A: The failure of the Net as a sovereign place has many lessons for the importance and difficulty of governance. There was never a cohesive Net citizenry or community. Efforts to generate one—with, for example, the early attempts to have the “global Internet community” elect ICANN’s (the Internet Corporation for Assigned Names and Numbers) board members—proved embarrassing. And the supposedly sovereign Internet lacked a power that real governments have: the physical coercive force needed to ensure the provision of public goods (such as property rights enforcement, fraud prevention, and the like) that have been crucial to the Net’s development.
Q: If the Internet can’t govern itself, could individual nations agree to a common code, like admiralty law on the high seas? Wouldn’t a unified globe be simpler than a patchwork of nation-states?
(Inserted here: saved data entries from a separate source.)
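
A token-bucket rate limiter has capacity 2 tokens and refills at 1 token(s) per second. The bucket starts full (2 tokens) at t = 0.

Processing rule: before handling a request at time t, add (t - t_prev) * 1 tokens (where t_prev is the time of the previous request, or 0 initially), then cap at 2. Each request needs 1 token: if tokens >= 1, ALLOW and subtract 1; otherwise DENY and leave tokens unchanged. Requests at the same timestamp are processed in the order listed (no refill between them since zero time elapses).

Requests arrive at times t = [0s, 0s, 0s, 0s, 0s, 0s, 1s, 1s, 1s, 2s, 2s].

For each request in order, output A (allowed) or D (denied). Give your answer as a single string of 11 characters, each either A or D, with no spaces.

Answer: AADDDDADDAD

Derivation:
Simulating step by step:
  req#1 t=0s: ALLOW
  req#2 t=0s: ALLOW
  req#3 t=0s: DENY
  req#4 t=0s: DENY
  req#5 t=0s: DENY
  req#6 t=0s: DENY
  req#7 t=1s: ALLOW
  req#8 t=1s: DENY
  req#9 t=1s: DENY
  req#10 t=2s: ALLOW
  req#11 t=2s: DENY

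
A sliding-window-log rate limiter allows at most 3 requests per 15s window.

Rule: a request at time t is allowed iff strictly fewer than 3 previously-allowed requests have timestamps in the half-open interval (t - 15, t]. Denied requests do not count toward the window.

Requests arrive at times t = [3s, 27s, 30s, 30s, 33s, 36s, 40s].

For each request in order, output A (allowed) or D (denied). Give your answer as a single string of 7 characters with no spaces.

Tracking allowed requests in the window:
  req#1 t=3s: ALLOW
  req#2 t=27s: ALLOW
  req#3 t=30s: ALLOW
  req#4 t=30s: ALLOW
  req#5 t=33s: DENY
  req#6 t=36s: DENY
  req#7 t=40s: DENY

Answer: AAAADDD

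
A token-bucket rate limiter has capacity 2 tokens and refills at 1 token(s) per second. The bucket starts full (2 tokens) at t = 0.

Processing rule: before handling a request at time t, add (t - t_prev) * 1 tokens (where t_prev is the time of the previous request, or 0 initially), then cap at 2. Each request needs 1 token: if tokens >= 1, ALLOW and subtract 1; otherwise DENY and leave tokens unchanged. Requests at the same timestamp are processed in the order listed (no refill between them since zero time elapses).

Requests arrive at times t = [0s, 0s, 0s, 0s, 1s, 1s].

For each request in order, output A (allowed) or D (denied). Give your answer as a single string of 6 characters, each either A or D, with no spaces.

Answer: AADDAD

Derivation:
Simulating step by step:
  req#1 t=0s: ALLOW
  req#2 t=0s: ALLOW
  req#3 t=0s: DENY
  req#4 t=0s: DENY
  req#5 t=1s: ALLOW
  req#6 t=1s: DENY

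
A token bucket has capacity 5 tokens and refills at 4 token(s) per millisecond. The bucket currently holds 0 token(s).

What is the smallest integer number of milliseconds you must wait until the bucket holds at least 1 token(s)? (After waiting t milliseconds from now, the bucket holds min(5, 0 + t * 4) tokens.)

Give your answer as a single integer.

Answer: 1

Derivation:
Need 0 + t * 4 >= 1, so t >= 1/4.
Smallest integer t = ceil(1/4) = 1.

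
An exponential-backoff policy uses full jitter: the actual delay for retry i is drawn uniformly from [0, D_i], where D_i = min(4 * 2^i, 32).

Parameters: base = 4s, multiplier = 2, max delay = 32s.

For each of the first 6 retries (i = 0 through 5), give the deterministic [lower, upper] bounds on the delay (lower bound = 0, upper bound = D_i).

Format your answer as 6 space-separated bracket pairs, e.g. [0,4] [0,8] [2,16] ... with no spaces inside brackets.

Answer: [0,4] [0,8] [0,16] [0,32] [0,32] [0,32]

Derivation:
Computing bounds per retry:
  i=0: D_i=min(4*2^0,32)=4, bounds=[0,4]
  i=1: D_i=min(4*2^1,32)=8, bounds=[0,8]
  i=2: D_i=min(4*2^2,32)=16, bounds=[0,16]
  i=3: D_i=min(4*2^3,32)=32, bounds=[0,32]
  i=4: D_i=min(4*2^4,32)=32, bounds=[0,32]
  i=5: D_i=min(4*2^5,32)=32, bounds=[0,32]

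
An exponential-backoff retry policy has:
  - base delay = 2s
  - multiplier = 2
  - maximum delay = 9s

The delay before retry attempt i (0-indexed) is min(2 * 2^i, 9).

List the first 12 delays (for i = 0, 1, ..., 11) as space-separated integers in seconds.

Answer: 2 4 8 9 9 9 9 9 9 9 9 9

Derivation:
Computing each delay:
  i=0: min(2*2^0, 9) = 2
  i=1: min(2*2^1, 9) = 4
  i=2: min(2*2^2, 9) = 8
  i=3: min(2*2^3, 9) = 9
  i=4: min(2*2^4, 9) = 9
  i=5: min(2*2^5, 9) = 9
  i=6: min(2*2^6, 9) = 9
  i=7: min(2*2^7, 9) = 9
  i=8: min(2*2^8, 9) = 9
  i=9: min(2*2^9, 9) = 9
  i=10: min(2*2^10, 9) = 9
  i=11: min(2*2^11, 9) = 9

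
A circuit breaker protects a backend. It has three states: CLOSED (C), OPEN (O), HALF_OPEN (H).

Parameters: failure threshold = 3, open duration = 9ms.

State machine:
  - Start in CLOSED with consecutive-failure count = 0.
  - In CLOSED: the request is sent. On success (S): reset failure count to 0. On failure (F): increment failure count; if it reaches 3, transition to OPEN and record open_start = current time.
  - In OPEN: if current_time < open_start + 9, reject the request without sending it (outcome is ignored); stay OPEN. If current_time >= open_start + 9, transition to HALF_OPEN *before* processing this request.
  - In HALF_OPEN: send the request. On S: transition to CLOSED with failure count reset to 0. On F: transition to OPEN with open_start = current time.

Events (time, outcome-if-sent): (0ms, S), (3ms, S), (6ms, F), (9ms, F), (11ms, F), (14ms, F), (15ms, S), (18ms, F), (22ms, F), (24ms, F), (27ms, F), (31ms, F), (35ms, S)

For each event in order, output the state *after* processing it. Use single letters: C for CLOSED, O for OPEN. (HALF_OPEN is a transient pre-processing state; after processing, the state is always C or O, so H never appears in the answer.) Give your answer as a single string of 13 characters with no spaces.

Answer: CCCCOOOOOOOOO

Derivation:
State after each event:
  event#1 t=0ms outcome=S: state=CLOSED
  event#2 t=3ms outcome=S: state=CLOSED
  event#3 t=6ms outcome=F: state=CLOSED
  event#4 t=9ms outcome=F: state=CLOSED
  event#5 t=11ms outcome=F: state=OPEN
  event#6 t=14ms outcome=F: state=OPEN
  event#7 t=15ms outcome=S: state=OPEN
  event#8 t=18ms outcome=F: state=OPEN
  event#9 t=22ms outcome=F: state=OPEN
  event#10 t=24ms outcome=F: state=OPEN
  event#11 t=27ms outcome=F: state=OPEN
  event#12 t=31ms outcome=F: state=OPEN
  event#13 t=35ms outcome=S: state=OPEN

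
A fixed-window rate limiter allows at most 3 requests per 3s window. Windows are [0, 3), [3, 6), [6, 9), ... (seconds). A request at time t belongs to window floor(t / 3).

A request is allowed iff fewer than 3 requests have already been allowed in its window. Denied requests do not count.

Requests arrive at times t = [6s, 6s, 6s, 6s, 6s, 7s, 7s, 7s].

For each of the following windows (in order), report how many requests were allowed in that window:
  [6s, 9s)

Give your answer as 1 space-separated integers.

Processing requests:
  req#1 t=6s (window 2): ALLOW
  req#2 t=6s (window 2): ALLOW
  req#3 t=6s (window 2): ALLOW
  req#4 t=6s (window 2): DENY
  req#5 t=6s (window 2): DENY
  req#6 t=7s (window 2): DENY
  req#7 t=7s (window 2): DENY
  req#8 t=7s (window 2): DENY

Allowed counts by window: 3

Answer: 3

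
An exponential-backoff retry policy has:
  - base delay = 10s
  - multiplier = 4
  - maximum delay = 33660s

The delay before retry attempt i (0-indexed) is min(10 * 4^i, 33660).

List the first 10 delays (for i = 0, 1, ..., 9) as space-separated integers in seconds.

Answer: 10 40 160 640 2560 10240 33660 33660 33660 33660

Derivation:
Computing each delay:
  i=0: min(10*4^0, 33660) = 10
  i=1: min(10*4^1, 33660) = 40
  i=2: min(10*4^2, 33660) = 160
  i=3: min(10*4^3, 33660) = 640
  i=4: min(10*4^4, 33660) = 2560
  i=5: min(10*4^5, 33660) = 10240
  i=6: min(10*4^6, 33660) = 33660
  i=7: min(10*4^7, 33660) = 33660
  i=8: min(10*4^8, 33660) = 33660
  i=9: min(10*4^9, 33660) = 33660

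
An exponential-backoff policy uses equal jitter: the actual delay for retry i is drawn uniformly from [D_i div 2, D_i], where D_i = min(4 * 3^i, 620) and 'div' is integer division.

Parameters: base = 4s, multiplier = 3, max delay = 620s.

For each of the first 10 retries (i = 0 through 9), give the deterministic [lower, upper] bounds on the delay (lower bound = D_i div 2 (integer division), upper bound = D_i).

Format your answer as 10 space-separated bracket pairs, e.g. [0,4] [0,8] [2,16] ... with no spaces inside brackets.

Answer: [2,4] [6,12] [18,36] [54,108] [162,324] [310,620] [310,620] [310,620] [310,620] [310,620]

Derivation:
Computing bounds per retry:
  i=0: D_i=min(4*3^0,620)=4, bounds=[2,4]
  i=1: D_i=min(4*3^1,620)=12, bounds=[6,12]
  i=2: D_i=min(4*3^2,620)=36, bounds=[18,36]
  i=3: D_i=min(4*3^3,620)=108, bounds=[54,108]
  i=4: D_i=min(4*3^4,620)=324, bounds=[162,324]
  i=5: D_i=min(4*3^5,620)=620, bounds=[310,620]
  i=6: D_i=min(4*3^6,620)=620, bounds=[310,620]
  i=7: D_i=min(4*3^7,620)=620, bounds=[310,620]
  i=8: D_i=min(4*3^8,620)=620, bounds=[310,620]
  i=9: D_i=min(4*3^9,620)=620, bounds=[310,620]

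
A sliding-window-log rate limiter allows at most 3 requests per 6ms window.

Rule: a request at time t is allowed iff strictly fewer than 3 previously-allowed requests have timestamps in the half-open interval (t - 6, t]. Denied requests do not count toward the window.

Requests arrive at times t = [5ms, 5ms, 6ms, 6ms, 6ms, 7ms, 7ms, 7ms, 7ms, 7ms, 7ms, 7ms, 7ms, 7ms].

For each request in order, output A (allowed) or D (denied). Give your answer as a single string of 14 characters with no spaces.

Tracking allowed requests in the window:
  req#1 t=5ms: ALLOW
  req#2 t=5ms: ALLOW
  req#3 t=6ms: ALLOW
  req#4 t=6ms: DENY
  req#5 t=6ms: DENY
  req#6 t=7ms: DENY
  req#7 t=7ms: DENY
  req#8 t=7ms: DENY
  req#9 t=7ms: DENY
  req#10 t=7ms: DENY
  req#11 t=7ms: DENY
  req#12 t=7ms: DENY
  req#13 t=7ms: DENY
  req#14 t=7ms: DENY

Answer: AAADDDDDDDDDDD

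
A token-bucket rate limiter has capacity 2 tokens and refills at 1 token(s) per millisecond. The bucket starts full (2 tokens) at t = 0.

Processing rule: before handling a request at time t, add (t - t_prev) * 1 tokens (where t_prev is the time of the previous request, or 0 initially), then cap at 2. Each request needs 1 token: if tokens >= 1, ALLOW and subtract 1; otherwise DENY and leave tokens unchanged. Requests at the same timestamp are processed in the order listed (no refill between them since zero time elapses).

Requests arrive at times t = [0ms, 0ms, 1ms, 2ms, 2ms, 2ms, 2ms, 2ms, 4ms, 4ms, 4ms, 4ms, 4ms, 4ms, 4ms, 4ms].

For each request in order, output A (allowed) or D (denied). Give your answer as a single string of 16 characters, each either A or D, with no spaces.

Answer: AAAADDDDAADDDDDD

Derivation:
Simulating step by step:
  req#1 t=0ms: ALLOW
  req#2 t=0ms: ALLOW
  req#3 t=1ms: ALLOW
  req#4 t=2ms: ALLOW
  req#5 t=2ms: DENY
  req#6 t=2ms: DENY
  req#7 t=2ms: DENY
  req#8 t=2ms: DENY
  req#9 t=4ms: ALLOW
  req#10 t=4ms: ALLOW
  req#11 t=4ms: DENY
  req#12 t=4ms: DENY
  req#13 t=4ms: DENY
  req#14 t=4ms: DENY
  req#15 t=4ms: DENY
  req#16 t=4ms: DENY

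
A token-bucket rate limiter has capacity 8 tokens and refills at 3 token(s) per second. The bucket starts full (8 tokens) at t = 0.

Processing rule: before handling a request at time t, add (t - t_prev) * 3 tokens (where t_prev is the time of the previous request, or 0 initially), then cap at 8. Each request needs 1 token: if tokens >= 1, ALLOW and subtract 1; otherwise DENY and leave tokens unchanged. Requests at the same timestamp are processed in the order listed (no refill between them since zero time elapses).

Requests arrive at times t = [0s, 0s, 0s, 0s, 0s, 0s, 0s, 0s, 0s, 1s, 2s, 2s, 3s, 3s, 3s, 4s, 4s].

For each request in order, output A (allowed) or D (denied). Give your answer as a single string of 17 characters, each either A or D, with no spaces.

Answer: AAAAAAAADAAAAAAAA

Derivation:
Simulating step by step:
  req#1 t=0s: ALLOW
  req#2 t=0s: ALLOW
  req#3 t=0s: ALLOW
  req#4 t=0s: ALLOW
  req#5 t=0s: ALLOW
  req#6 t=0s: ALLOW
  req#7 t=0s: ALLOW
  req#8 t=0s: ALLOW
  req#9 t=0s: DENY
  req#10 t=1s: ALLOW
  req#11 t=2s: ALLOW
  req#12 t=2s: ALLOW
  req#13 t=3s: ALLOW
  req#14 t=3s: ALLOW
  req#15 t=3s: ALLOW
  req#16 t=4s: ALLOW
  req#17 t=4s: ALLOW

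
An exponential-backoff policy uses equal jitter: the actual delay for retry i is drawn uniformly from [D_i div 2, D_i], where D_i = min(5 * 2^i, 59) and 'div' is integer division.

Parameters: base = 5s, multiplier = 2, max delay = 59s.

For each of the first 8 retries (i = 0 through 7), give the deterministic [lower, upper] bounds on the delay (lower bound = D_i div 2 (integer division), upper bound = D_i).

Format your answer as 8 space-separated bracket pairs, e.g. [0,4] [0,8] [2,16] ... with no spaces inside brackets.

Computing bounds per retry:
  i=0: D_i=min(5*2^0,59)=5, bounds=[2,5]
  i=1: D_i=min(5*2^1,59)=10, bounds=[5,10]
  i=2: D_i=min(5*2^2,59)=20, bounds=[10,20]
  i=3: D_i=min(5*2^3,59)=40, bounds=[20,40]
  i=4: D_i=min(5*2^4,59)=59, bounds=[29,59]
  i=5: D_i=min(5*2^5,59)=59, bounds=[29,59]
  i=6: D_i=min(5*2^6,59)=59, bounds=[29,59]
  i=7: D_i=min(5*2^7,59)=59, bounds=[29,59]

Answer: [2,5] [5,10] [10,20] [20,40] [29,59] [29,59] [29,59] [29,59]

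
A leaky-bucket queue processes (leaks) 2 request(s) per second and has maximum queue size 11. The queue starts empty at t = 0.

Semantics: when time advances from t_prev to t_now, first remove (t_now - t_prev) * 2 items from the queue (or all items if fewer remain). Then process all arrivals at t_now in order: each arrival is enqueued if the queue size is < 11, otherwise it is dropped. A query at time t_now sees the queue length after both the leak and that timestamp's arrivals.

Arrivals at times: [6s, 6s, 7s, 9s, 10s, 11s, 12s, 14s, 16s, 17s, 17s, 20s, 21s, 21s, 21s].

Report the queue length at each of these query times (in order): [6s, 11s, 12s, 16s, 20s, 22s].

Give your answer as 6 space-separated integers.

Answer: 2 1 1 1 1 1

Derivation:
Queue lengths at query times:
  query t=6s: backlog = 2
  query t=11s: backlog = 1
  query t=12s: backlog = 1
  query t=16s: backlog = 1
  query t=20s: backlog = 1
  query t=22s: backlog = 1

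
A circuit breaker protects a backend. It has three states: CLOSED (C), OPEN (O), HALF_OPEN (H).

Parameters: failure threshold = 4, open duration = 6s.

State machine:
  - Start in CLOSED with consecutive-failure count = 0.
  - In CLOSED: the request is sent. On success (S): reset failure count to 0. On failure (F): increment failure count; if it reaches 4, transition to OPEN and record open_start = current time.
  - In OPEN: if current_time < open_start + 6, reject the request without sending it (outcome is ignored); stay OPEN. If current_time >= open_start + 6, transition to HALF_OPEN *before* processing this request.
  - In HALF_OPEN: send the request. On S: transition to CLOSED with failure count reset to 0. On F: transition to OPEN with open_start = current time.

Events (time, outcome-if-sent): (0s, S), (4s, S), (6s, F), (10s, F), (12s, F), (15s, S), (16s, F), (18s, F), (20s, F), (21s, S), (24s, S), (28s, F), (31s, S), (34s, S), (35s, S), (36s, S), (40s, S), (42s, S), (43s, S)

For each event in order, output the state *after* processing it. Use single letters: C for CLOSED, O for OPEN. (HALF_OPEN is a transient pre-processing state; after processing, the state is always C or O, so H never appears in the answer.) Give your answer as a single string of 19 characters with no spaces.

Answer: CCCCCCCCCCCCCCCCCCC

Derivation:
State after each event:
  event#1 t=0s outcome=S: state=CLOSED
  event#2 t=4s outcome=S: state=CLOSED
  event#3 t=6s outcome=F: state=CLOSED
  event#4 t=10s outcome=F: state=CLOSED
  event#5 t=12s outcome=F: state=CLOSED
  event#6 t=15s outcome=S: state=CLOSED
  event#7 t=16s outcome=F: state=CLOSED
  event#8 t=18s outcome=F: state=CLOSED
  event#9 t=20s outcome=F: state=CLOSED
  event#10 t=21s outcome=S: state=CLOSED
  event#11 t=24s outcome=S: state=CLOSED
  event#12 t=28s outcome=F: state=CLOSED
  event#13 t=31s outcome=S: state=CLOSED
  event#14 t=34s outcome=S: state=CLOSED
  event#15 t=35s outcome=S: state=CLOSED
  event#16 t=36s outcome=S: state=CLOSED
  event#17 t=40s outcome=S: state=CLOSED
  event#18 t=42s outcome=S: state=CLOSED
  event#19 t=43s outcome=S: state=CLOSED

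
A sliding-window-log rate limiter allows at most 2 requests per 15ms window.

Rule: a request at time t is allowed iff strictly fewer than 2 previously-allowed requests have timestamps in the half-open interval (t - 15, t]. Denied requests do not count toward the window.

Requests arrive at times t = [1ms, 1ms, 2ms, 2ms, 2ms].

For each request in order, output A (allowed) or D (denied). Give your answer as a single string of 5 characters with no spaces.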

A: The Internet can govern itself in many respects, in the same ways that individuals and groups in “real space” govern themselves in so many ways independent of the government. But the Net cannot replace real-space government any more than private groups in real space can. As for a common code to govern the Net, we have this in some respects with the protocols that make the Net possible. Beyond this minimal global “government,” what would a more ambitious global Internet law look like? Set aside how this law would be created and enforced, and focus simply on content. When you choose a single rule for six billion people, odds are that several billion, or more, will be unhappy with it. Is the American approach to Nazi speech right or the quite different French-German-Israeli variants? Should the competing interests of the free press and private reputation be balanced Australian style, U.S. style, or Saudi Arabian style? To what degree should gambling and pornography on the Web be allowed? Should data privacy be unregulated, modestly regulated, or heavily regulated? A single global answer to these and thousands of other questions would leave the world divided and discontented. Decentralized answers to these questions help us to get along.
Q: How does current law address issues like pollution, which ignore national boundaries?
A: Current law doesn’t always address the pollution problem very well. Some pollution is regulated unilaterally through nations following their own interests; this is closely analogous to what happens on the Net. And of course there are global treaties on pollution, a few of which have been successful.
But treaties on pollution have been easier to make than treaties governing, say, Internet speech, because disagreements about speech are much more intractable than disagreements about pollution.
Q: In 2006, researchers at Cambridge University claimed to have defeated the “Great Firewall of China,” the Chinese system for censoring Internet content. Given the global nature of the Internet, won’t attempts at local control ultimately prove futile?
A: I am skeptical of this claim; if anything China is proving the opposite point. The Cambridge program depends on receiving e-mails from users in China. If individual users in China can find the offshore anticensorship sites and software, so can the Chinese government, which means the government can regulate it. China has been remarkably adept at using external and internal filtering technologies and human censors to control political speech, and China is in the process of changing the very nature of the Net within its borders to facilitate this process.
Q: How would a bordered Internet deal with malicious acts like virus writing, denial-ofservice attacks, and “phishing” for passwords and credit card details?
A: These activities are hard for any institution to stop on a global basis.
Q: Do you foresee a settled outcome in the end? Can we set up a legal system that can accommodate new technologies as they appear?
A: There is nothing new under the sun. Everything said about the Internet’s challenge to government was said about the printing press and the telegraph.
We’ll muddle through now as we always have, with a combination of decentralized geographic governance, an occasional treaty, and private regulation and self-help.